Files, ledgers, logbooks
The Baath Party and Republican Guard elite who fled seemed to have stripped their mansions and palaces of many incriminating documents, but they didn't take everything. They left files, ledgers, logbooks, diaries, journals, manuals, photographs and reams of boilerplate announcements, regulations and official declarations.
Ordinary Baghdad residents, who looted portions of the palace complex for about a day before U.S. soldiers took firm control, also left these "accoutrements" of the Hussein regime.
Men including Chief Warrant Officer Steven Walker, a military counterintelligence specialist, are poking through it now, along with teams of Special Forces soldiers and groups the soldiers refer to as OGAs - Other Government Agencies such as the CIA and FBI.
"You really have to sift through a lot of stuff to find something of value, but it's there," Walker said.
From the detritus comes clues to the character of a conflicted regime.
At a spa where photos of Hussein and his sons grace the walls, a desk apparently used by Odai Hussein contains luxury car descriptions downloaded from Yahoo for an Aston Martin V-12 sports car priced at $231,260 and a $77,850 Mercedes-Benz.
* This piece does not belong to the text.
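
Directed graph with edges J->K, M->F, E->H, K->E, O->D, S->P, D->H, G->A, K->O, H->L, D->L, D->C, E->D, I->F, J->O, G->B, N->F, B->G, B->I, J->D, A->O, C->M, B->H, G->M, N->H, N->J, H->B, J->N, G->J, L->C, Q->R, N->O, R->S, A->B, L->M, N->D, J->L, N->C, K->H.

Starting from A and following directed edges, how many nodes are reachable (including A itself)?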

Next to it is another Yahoo page of Quranic verses titled "The Importance of Being Truthful."
'Saddam's love shack'
A split-level house on the palace grounds, nicknamed "Saddam's love shack" by U.S. troops even though no evidence exists that Hussein ever stayed there, is decorated in 1970s disco: brown shag carpet, Naugahyde bean bag chairs, smoked bedroom mirrors. The cassette tape player featured "The Bee Gees Greatest Hits Vol. II" and "Disco Festival '85."
In a sunken bar were bottles of Johnny Walker, Otard cognac and Seguin French brandy. The shower slippers were hot pink plastic. The trash cans were heart-shaped. The sunken garden was studded with plastic ferns.
Yet in a glass credenza was elegant Chinese porcelain. There was also an entire set of English bone china emblazoned with the royal seal of the J.A.J. al-Sabah ruling family of Kuwait. Apparently it had been looted from Kuwait during the 1990 invasion and put on prominent display in a house whose walls bore fantasy paintings of full-busted women and muscular men in mullet haircuts slaying dragons and snakes with swords.